Financial Centres under Pressure: Geography of Finance in the Post-2008 Era (21 Oct 2014)
The University of Hong Kong
Asian Institute of International Financial Law
International Centre for China Development Studies
RGC Theme-based Research Scheme Project:
“Enhancing Hong Kong’s Future as a Leading International Financial Centre”
Financial Centres under Pressure: Geography of Finance in the Post-2008 Era
Professor Dariusz Wójcik
Professor of Economic Geography
School of Geography and the Environment, University of Oxford
Tuesday, 21 October 2014
12:30 – 1:30 pm
Academic Conference Room, 11/F Cheng Yu Tung Tower
The University of Hong Kong
Since 2008 the financial industry has been affected by a perfect storm of shrinking markets, increased competition, bad reputation, mounting regulation, and new technologies challenging established business models. This presentation highlights preliminary results on the impact of these forces on the global map of finance emerging in the wake of the financial crises. First, the analysis of global foreign exchange markets demonstrates growing spatial and institutional concentration, enhancing the dominance of London, as well as a surprisingly slow growth of international financial activity in Asian centres. Second, the analysis of employment in Germany and the UK shows that while in the UK the financial sector contracted and its spatial concentration increased across regions and urban hierarchy, with London as the sole winner, in Germany there has been no contraction overall, and no significant change in the spatial distribution of financial employment. In both countries forced consolidation and financial re-regulation have acted as centripetal forces, but in Germany they have been offset by strong regional and local banking, underpinned by a decentralized state. Lessons from both analyses are applied to China, leading to the proposition that concentration in the Chinese financial sector will to a large degree depend on political protection afforded to regional and local banking. The second proposition is that a key factor shaping the competition among Chinese financial centres will be their ability to capture the market for financial and other professional services rendered to Chinese firms internationalizing their activities. For a relevant paper see: http://papers.ssrn.com/sol3/papers.cfm?abstract_id=2466458.

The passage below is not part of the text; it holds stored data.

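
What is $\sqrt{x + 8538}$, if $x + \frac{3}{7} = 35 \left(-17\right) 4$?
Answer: $\frac{\sqrt{301721}}{7} \approx 78.47$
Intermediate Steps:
$x = - \frac{16663}{7}$ ($x = - \frac{3}{7} + 35 \left(-17\right) 4 = - \frac{3}{7} - 2380 = - \frac{16663}{7} \approx -2380.4$)
$\sqrt{x + 8538} = \sqrt{- \frac{16663}{7} + 8538} = \sqrt{\frac{43103}{7}} = \frac{\sqrt{301721}}{7}$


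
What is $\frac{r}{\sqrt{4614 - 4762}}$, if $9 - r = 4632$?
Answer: $\frac{4623 i \sqrt{37}}{74} \approx 380.01 i$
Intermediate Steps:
$r = -4623$ ($r = 9 - 4632 = -4623$)
$\frac{r}{\sqrt{4614 - 4762}} = - \frac{4623}{\sqrt{4614 - 4762}} = - \frac{4623}{\sqrt{-148}} = - \frac{4623}{2 i \sqrt{37}} = - 4623 \left(- \frac{i \sqrt{37}}{74}\right) = \frac{4623 i \sqrt{37}}{74}$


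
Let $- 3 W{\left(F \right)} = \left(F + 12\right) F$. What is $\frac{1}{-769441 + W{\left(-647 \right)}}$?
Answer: $- \frac{3}{2719168} \approx -1.1033 \cdot 10^{-6}$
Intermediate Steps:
$W{\left(F \right)} = - \frac{F \left(12 + F\right)}{3}$ ($W{\left(F \right)} = - \frac{\left(F + 12\right) F}{3} = - \frac{\left(12 + F\right) F}{3} = - \frac{F \left(12 + F\right)}{3}$)
$\frac{1}{-769441 + W{\left(-647 \right)}} = \frac{1}{-769441 - - \frac{647 \left(12 - 647\right)}{3}} = \frac{1}{-769441 - \left(- \frac{647}{3}\right) \left(-635\right)} = \frac{1}{-769441 - \frac{410845}{3}} = \frac{1}{- \frac{2719168}{3}} = - \frac{3}{2719168}$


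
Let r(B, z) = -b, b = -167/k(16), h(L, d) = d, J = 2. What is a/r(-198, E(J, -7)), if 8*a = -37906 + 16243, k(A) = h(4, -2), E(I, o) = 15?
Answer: 21663/668 ≈ 32.430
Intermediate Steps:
k(A) = -2
b = 167/2 (b = -167/(-2) = -167*(-1/2) = 167/2 ≈ 83.500)
a = -21663/8 (a = (-37906 + 16243)/8 = (1/8)*(-21663) = -21663/8 ≈ -2707.9)
r(B, z) = -167/2 (r(B, z) = -1*167/2 = -167/2)
a/r(-198, E(J, -7)) = -21663/(8*(-167/2)) = -21663/8*(-2/167) = 21663/668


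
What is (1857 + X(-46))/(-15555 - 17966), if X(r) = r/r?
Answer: -1858/33521 ≈ -0.055428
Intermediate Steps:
X(r) = 1
(1857 + X(-46))/(-15555 - 17966) = (1857 + 1)/(-15555 - 17966) = 1858/(-33521) = 1858*(-1/33521) = -1858/33521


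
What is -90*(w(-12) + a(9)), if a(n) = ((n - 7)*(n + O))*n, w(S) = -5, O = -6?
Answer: -4410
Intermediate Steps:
a(n) = n*(-7 + n)*(-6 + n) (a(n) = ((n - 7)*(n - 6))*n = ((-7 + n)*(-6 + n))*n = n*(-7 + n)*(-6 + n))
-90*(w(-12) + a(9)) = -90*(-5 + 9*(42 + 9² - 13*9)) = -90*(-5 + 9*(42 + 81 - 117)) = -90*(-5 + 9*6) = -90*(-5 + 54) = -90*49 = -4410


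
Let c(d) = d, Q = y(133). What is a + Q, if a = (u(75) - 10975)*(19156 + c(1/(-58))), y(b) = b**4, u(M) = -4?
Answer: 5950056805/58 ≈ 1.0259e+8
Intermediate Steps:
Q = 312900721 (Q = 133**4 = 312900721)
a = -12198185013/58 (a = (-4 - 10975)*(19156 + 1/(-58)) = -10979*(19156 - 1/58) = -10979*1111047/58 = -12198185013/58 ≈ -2.1031e+8)
a + Q = -12198185013/58 + 312900721 = 5950056805/58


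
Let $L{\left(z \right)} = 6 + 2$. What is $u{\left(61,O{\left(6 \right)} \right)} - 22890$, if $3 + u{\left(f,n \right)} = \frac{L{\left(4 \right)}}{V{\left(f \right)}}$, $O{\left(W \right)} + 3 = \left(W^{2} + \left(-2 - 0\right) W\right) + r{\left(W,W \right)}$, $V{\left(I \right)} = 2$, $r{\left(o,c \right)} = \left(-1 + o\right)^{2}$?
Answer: $-22889$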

Dariusz Wójcik is Professor of Economic Geography at the School of Geography and the Environment, Oxford University, and Fellow of St. Peter’s College Oxford. He is also Visiting Professor at Beijing Normal University and a Visiting Scholar at the University of Sydney Business School. Previously he held appointments at the London Schools of Economics and Political Science, University College London, Hong Kong Polytechnic University, and National University of Singapore. His research focuses on economic geography, finance, and corporate governance. His book The Global Stock Market (Oxford 2011) explores the role of stock markets in the world economy. His book co-authored with Gordon L. Clark The Geography of Finance (Oxford 2007) documents the emerging global market for corporate governance. He has published in the leading journals in economic geography and related fields, and serves on the editorial board of Economic Geography. His research has been reported in The Financial Times, The Sunday Times, The Financial News, and the BBC World Service. At present he is leading a project funded by the Leverhulme Trust on Mapping the Global Securities Industry, and co-leads a project on Enhancing Hong Kong´s Future as a Leading International Financial Centre funded by the Research Grants Council Hong Kong. He is the co-editor of the forthcoming New Oxford Handbook of Economic Geography, and Chair of the Fourth Global Conference on Economic Geography, Oxford 2015 (www.gceg2015.org).